We used the F.E.A.R. public demo, as it is on course to become the most intensive shooter of 2005. The game makes use of a lot of effects - including soft shadows, volumetric lighting, parallax mapping and particle effects, along with a slow-motion mode that really taxes today's top of the line GPU's. There's extensive use of high resolution textures. The walls are both bump mapped and parallax mapped to give a realistic feel to the brick walls that are a big feature of this title. Also, the world is incredibly destructible, which is made more realistic by parallax mapping.

In general, this is a graphically intense game and the most outstanding part of the graphics engine is undoubtedly the player character's shadow that is cast on the wall.

It also has the most advanced A.I. that we have ever seen in a game engine to date - there are times when you'll find yourself with your pants down around your ankles with no where to go. For anyone who hasn't played this demo yet, it's well worth a look - check out our F.E.A.R. preview here.

Anti-Aliasing and Anisotropic Filtering were controlled from inside the game, and thus drivers were left set to "Application Controlled".

7800 GTX Extreme Edition Head-to-Head F.E.A.R. 7800 GTX Extreme Edition Head-to-Head F.E.A.R.
Below is a table of the best-playable settings that we found best for each video card configuration. We decided that a minimum frame rate of around 15 frames per second and an average of over 45 frames per second would deliver a good gaming experience on these mid-range cards. This was not what we would call creamy smooth gaming, but it was about as smooth as possible given the issues we were having in achieving smooth game play with 1GB of memory.

7800 GTX Extreme Edition Head-to-Head F.E.A.R.
Soft shadows really kills the performance on all of these video cards, so we found that it was best to leave that disabled in all cases. Seeing as most of the game is fairly dark, based on our experiences with both the single and multiplayer demos, we decided that a higher resolution was more appreciable than low resolution with Anti-Aliasing. This may change when we have played through the full retail version of the game - it all depends on how the rest of the game feels in comparison to the two demos that are available at the moment.
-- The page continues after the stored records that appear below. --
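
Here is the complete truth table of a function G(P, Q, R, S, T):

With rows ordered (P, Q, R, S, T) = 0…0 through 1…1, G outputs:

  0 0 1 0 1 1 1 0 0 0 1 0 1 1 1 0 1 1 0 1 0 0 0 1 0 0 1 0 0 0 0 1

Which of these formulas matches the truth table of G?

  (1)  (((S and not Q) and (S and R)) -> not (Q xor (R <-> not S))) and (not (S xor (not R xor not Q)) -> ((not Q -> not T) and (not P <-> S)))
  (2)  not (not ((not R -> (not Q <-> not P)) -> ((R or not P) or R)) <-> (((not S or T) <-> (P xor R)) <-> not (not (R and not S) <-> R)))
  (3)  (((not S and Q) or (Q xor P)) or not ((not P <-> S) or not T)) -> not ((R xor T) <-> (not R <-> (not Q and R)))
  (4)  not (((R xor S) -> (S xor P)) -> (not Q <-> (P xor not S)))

2

(1): at (0,0,0,1,1) it gives 1, but G = 0 — eliminated.
(3): at (0,0,0,0,0) it gives 1, but G = 0 — eliminated.
(4): at (0,0,0,1,1) it gives 1, but G = 0 — eliminated.
Only (2) survives; checking it on all 32 rows confirms it matches G.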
We found that we were able to run at higher in-game settings on XFX's Extreme Gamer Edition in comparison to both the Leadtek Extreme Edition and Gainward's Golden Sample. Both the XFX and Gainward were able to deliver a good gaming experience at 1280x960 with 2x transparency supersampled Anti-Aliasing. However, we found that the slightly lower core speed on the Gainward 7800 GTX Golden Sample meant that we had to lower the Anisotropic Filtering from 16x to 8x in order to attain acceptable game play.
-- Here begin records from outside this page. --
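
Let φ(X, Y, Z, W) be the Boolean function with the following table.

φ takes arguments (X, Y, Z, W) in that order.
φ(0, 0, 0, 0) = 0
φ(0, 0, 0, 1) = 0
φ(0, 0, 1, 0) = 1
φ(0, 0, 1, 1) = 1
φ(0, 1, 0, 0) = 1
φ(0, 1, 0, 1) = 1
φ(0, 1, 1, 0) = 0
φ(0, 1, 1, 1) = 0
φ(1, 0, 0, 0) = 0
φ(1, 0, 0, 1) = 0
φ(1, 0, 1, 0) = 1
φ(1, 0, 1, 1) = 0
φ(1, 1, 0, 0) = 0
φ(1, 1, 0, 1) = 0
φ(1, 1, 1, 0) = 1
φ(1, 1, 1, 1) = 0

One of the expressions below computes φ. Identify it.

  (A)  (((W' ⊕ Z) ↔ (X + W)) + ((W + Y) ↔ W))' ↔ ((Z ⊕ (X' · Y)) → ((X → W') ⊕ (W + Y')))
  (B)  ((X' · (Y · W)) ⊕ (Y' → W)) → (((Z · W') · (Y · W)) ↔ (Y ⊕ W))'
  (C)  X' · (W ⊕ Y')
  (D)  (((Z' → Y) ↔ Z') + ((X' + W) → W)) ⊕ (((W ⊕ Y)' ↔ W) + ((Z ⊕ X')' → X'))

A

(B) fails at (0,0,0,0): the formula yields 1, φ is 0.
(C) fails at (0,0,0,0): the formula yields 1, φ is 0.
(D) fails at (0,0,0,0): the formula yields 1, φ is 0.
Only (A) survives; checking it on all 16 rows confirms it matches φ.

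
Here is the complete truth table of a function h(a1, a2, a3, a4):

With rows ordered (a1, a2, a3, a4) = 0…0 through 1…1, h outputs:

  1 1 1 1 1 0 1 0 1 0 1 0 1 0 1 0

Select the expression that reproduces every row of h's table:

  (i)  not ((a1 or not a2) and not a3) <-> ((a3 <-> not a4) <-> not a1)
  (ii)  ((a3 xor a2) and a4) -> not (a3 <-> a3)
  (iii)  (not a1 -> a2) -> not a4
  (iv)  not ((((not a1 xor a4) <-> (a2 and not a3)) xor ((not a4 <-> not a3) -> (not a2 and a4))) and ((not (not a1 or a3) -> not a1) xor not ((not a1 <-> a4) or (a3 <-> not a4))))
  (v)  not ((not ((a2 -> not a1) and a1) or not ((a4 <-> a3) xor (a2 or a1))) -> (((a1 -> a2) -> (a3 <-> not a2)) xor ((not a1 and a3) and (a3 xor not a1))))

iii

(i) fails at (0,0,0,1): the formula yields 0, h is 1.
(ii) fails at (0,0,1,1): the formula yields 0, h is 1.
(iv) fails at (0,0,1,0): the formula yields 0, h is 1.
(v) fails at (0,0,1,0): the formula yields 0, h is 1.
(iii) is the remaining candidate, and it agrees with h on all 16 inputs.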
Leadtek's PX7800 GTX TDH Extreme Edition did not have enough memory bandwidth available to it to enable us to utilise transparency supersampled Anti-Aliasing, and we had to settle for transparency multisampled Anti-Aliasing. However, we were able to play the game with 16xAF without any hitches, meaning that the filtering was slightly better than what was playable on Gainward's GTX Golden Sample. We'd say that the highest playable image quality delivered by the Leadtek and Gainward GTX's was about a draw - the positives balanced out the negatives.
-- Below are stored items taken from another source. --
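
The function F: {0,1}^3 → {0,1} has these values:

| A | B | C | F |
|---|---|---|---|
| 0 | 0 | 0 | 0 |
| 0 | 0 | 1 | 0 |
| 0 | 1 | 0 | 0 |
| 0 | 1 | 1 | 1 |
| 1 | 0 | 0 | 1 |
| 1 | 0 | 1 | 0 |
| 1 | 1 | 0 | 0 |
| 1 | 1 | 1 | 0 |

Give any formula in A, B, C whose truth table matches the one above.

F(A, B, C) = ((¬A ∧ B) ∧ C) ∨ ((A ∧ ¬B) ∧ ¬C)

The 1-rows are (0,1,1), (1,0,0). Each contributes one minterm — ¬A·B·C; A·¬B·¬C — and their disjunction is a sum-of-products form of F.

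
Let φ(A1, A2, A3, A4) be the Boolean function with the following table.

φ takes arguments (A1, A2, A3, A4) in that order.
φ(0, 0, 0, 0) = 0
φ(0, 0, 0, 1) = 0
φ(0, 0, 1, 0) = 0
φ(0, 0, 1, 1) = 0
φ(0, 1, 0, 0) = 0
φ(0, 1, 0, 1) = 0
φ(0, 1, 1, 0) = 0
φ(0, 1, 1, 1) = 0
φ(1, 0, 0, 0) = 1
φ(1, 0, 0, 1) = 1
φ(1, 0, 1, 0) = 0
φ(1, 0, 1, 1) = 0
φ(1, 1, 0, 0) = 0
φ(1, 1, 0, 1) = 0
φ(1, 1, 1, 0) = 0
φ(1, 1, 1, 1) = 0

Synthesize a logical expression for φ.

Collect the rows where φ=1 — (1,0,0,0), (1,0,0,1) — and write one minterm per row: A1·¬A2·¬A3·¬A4, A1·¬A2·¬A3·A4. Their union (logical OR) reproduces the table exactly.

φ(A1, A2, A3, A4) = (((A1 & ~A2) & ~A3) & ~A4) | (((A1 & ~A2) & ~A3) & A4)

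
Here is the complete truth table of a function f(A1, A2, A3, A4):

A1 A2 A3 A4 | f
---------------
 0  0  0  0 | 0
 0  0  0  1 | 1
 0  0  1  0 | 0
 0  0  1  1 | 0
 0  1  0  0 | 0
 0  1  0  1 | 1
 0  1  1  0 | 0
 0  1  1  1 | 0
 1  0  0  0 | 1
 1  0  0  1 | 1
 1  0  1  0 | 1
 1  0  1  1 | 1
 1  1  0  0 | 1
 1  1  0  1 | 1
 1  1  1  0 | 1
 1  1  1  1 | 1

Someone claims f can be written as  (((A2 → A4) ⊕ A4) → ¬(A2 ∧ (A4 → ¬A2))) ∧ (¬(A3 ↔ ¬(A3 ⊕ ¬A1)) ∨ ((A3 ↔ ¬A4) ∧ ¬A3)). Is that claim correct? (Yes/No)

Test each input against both f and the formula:
  A1=0, A2=0, A3=0, A4=0: formula gives 0, f = 0 ✓
  A1=0, A2=0, A3=0, A4=1: formula gives 1, f = 1 ✓
  A1=0, A2=0, A3=1, A4=0: formula gives 0, f = 0 ✓
  A1=0, A2=0, A3=1, A4=1: formula gives 0, f = 0 ✓
  …and likewise for the remaining 12 rows.
Every row agrees, so the formula is equivalent.

Yes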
Finally, the NVIDIA Reference 7800 GTX was not able to utilise transparency Anti-Aliasing without hitching problems during intense firefights. We also found that we had to use 8xAF, much like what we had to use on the Gainward 7800 GTX Golden Sample. The reference GTX also delivered an average frame rate that was nearly 5 frames per second lower than what we saw on the three overclocked GTX's.